The Tomb of the Whipping (Tomba della Fustigazione) is an Etruscan tomb in the Necropolis of Monterozzi near Tarquinia, Lazio, Italy. It is dated to approximately 490 BC and named after a fresco of two men who flog a woman in an erotic context. The tomb was discovered and excavated in 1960 by Carlo Maurilio Lerici. Most of the paintings are badly damaged.

==Description and interpretation==
The tomb has one room. Komos participants, musicians, dancers and a nude boxer are painted on the walls. This suggests an influence of the cult of Dionysus. On the wall in the back opposite the entrance two of these figures are separated by a false door, a door painted on the wall.

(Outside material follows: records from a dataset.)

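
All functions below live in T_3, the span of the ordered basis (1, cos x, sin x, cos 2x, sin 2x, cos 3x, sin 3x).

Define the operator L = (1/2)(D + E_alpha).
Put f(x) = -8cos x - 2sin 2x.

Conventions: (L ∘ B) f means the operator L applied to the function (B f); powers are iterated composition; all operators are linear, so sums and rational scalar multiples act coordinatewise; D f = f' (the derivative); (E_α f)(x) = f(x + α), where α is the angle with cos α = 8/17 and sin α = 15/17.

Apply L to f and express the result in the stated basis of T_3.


the result is g(x) = -(32/17)cos x + (128/17)sin x - (818/289)cos 2x + (161/289)sin 2x

D f = 8sin x - 4cos 2x
E_alpha f = -(64/17)cos x + (120/17)sin x - (480/289)cos 2x + (322/289)sin 2x
(D + E_alpha) f = -(64/17)cos x + (256/17)sin x - (1636/289)cos 2x + (322/289)sin 2x
((1/2)(D + E_alpha)) f = -(32/17)cos x + (128/17)sin x - (818/289)cos 2x + (161/289)sin 2x


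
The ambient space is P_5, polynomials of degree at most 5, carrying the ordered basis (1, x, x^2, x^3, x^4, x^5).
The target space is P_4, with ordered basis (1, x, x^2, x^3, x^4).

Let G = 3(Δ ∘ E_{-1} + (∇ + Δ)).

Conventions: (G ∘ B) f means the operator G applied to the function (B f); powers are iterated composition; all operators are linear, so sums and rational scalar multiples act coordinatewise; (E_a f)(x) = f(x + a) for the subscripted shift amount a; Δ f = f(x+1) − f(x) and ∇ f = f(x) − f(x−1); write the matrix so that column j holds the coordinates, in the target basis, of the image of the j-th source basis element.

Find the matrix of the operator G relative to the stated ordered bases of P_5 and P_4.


image of 1: 0
image of x: 9
image of x^2: 18x - 3
image of x^3: 27x^2 - 9x + 9
image of x^4: 36x^3 - 18x^2 + 36x - 3
image of x^5: 45x^4 - 30x^3 + 90x^2 - 15x + 9
each image's coordinates form column j of the matrix

the matrix is [[0, 9, -3, 9, -3, 9]; [0, 0, 18, -9, 36, -15]; [0, 0, 0, 27, -18, 90]; [0, 0, 0, 0, 36, -30]; [0, 0, 0, 0, 0, 45]] (rows listed top to bottom)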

On the wall to the right of the entrance two erotic scenes are visible. They consist of two men and one woman each, also separated by a false door. The scene on the left shows two men who are likely having sexual intercourse with the woman standing between them. The scene on the right side depicts a woman bending and holding the hips of a bearded man to the right who is beating her with a flat hand. Possibly the woman performs fellatio on the male, but damage makes it impossible to determine for sure. Another beardless man stands behind her to the left, with one hand on her buttocks and a raised whip in the other hand.

The flogging might have had a ritualistic nature. Erotic scenes like these had an apotropaic purpose to keep demons away from the tomb. They were also life-affirming and need to be interpreted in clear contrast to the symbolism of death. Along with the frescoes of the Tomb of the Bulls these paintings are relatively rare examples of explicit sexual scenes in Etruscan art, which were far more common in Ancient Greek art.